Qwest was the only major company at the time known to have refused to participate in the program, after then-CEO Joseph Nacchio concluded it was possibly unconstitutional.
"Mr. Nacchio made inquiry as to whether a warrant or other legal process had been secured in support of that request," Nacchio attorney Herbert Stern said in 2006.
"When he learned that no such authority had been granted and that there was a disinclination on the part of the authorities to use any legal process, including the special court which had been established to handle such matters, Mr. Nacchio concluded that these requests violated the privacy requirements of the Telecommunications Act," Stern said.
It was during that time in the weeks after 9/11 that Congress passed the Patriot Act.
That law and subsequent 2008 revisions made it easier for the government to request electronic records, harder for companies to refuse -- and nearly impossible for them to voice their concerns publicly.
It was not clear exactly what the NSA wanted from Qwest. The Qwest disclosure came when the Nacchio was accused of insider trading, and documents were released as part of that prosecution.
Separate federal law
A separate federal law was passed a few years ago giving telecoms a level of retroactive immunity from lawsuits for any cooperation with the government when they hand over electronic records. Some legal analysts say that may be another reason companies are not as vocal complaining about the court orders to turn over records.

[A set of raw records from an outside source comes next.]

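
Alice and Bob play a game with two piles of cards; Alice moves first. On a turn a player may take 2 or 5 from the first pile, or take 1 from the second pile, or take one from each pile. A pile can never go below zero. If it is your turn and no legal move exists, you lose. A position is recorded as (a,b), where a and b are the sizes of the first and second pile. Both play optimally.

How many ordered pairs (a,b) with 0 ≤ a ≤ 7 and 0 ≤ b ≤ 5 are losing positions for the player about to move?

16

Build the W/L table. Terminal = L. A non-terminal position is W if it has a move to some L; otherwise it is L.
Every move lowers a or b (never raises either), so fill the grid row by row in increasing a, and left to right within a row: each cell's successors are then already labelled.
      b=0  b=1  b=2  b=3  b=4  b=5
a=0:    L    W    L    W    L    W
a=1:    L    W    L    W    L    W
a=2:    W    W    W    W    W    W
a=3:    W    L    W    L    W    L
a=4:    L    W    W    L    W    L
a=5:    W    W    W    W    W    W
a=6:    W    L    W    W    W    W
a=7:    L    W    W    L    W    L
Cells with no legal move (terminal, hence L): (0,0), (1,0).
The remaining L cells, each justified by listing all of its moves:
(0,2): →(0,1)(W) only, which is W, so L
(0,4): →(0,3)(W) only, which is W, so L
(1,2): →(1,1)(W), (0,1)(W) — all W, so L
(1,4): →(1,3)(W), (0,3)(W) — all W, so L
(3,1): →(1,1)(W), (3,0)(W), (2,0)(W) — all W, so L
(3,3): →(1,3)(W), (3,2)(W), (2,2)(W) — all W, so L
(3,5): →(1,5)(W), (3,4)(W), (2,4)(W) — all W, so L
(4,0): →(2,0)(W) only, which is W, so L
(4,3): →(2,3)(W), (4,2)(W), (3,2)(W) — all W, so L
(4,5): →(2,5)(W), (4,4)(W), (3,4)(W) — all W, so L
(6,1): →(4,1)(W), (1,1)(W), (6,0)(W), (5,0)(W) — all W, so L
(7,0): →(5,0)(W), (2,0)(W) — all W, so L
(7,3): →(5,3)(W), (2,3)(W), (7,2)(W), (6,2)(W) — all W, so L
(7,5): →(5,5)(W), (2,5)(W), (7,4)(W), (6,4)(W) — all W, so L
Every other cell has at least one move into one of the L cells above, so it is W.
L cells per row: a=0: 3, a=1: 3, a=2: 0, a=3: 3, a=4: 3, a=5: 0, a=6: 1, a=7: 3; total 16.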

The Justice Department said in 2012, the government made 1,856 applications to the FISA court for electronic surveillance and physical searches for "foreign intelligence purposes."
None of the applications was denied by the judges, but 40 were modified to some extent by the court. Only one such request was withdrawn by the FBI.
Of that total, 212 involved access to "certain business records," likely phone and other database material. Requests to listen in on individual phones or to read individual email accounts would have required a separate warrant.
In addition to the FISA orders, the FBI last year sent 15,229 National Security Letter requests for information concerning 6,223 different U.S. persons.
Those applications went directly to a particular company or entity, demanding compliance. That number was up slight from 2011. From 2003 to 2006 the FBI made 192,499 national security letter requests.
A federal judge in San Francisco in March ruled the NSLs unconstitutional, saying the disclosure regulations were "impermissibly overbroad." That ruling is being appealed by the government.
Judge Susan Illston concluded the unnamed company is "adamant about its desire to speak publicly about the fact that it received the National Security Letter at issue to further inform the ongoing public debate" on when and whether the Obama administration can make such unilateral requests.
Ninety-seven percent of the approximately 200,000 compliance letters included a specific gag order.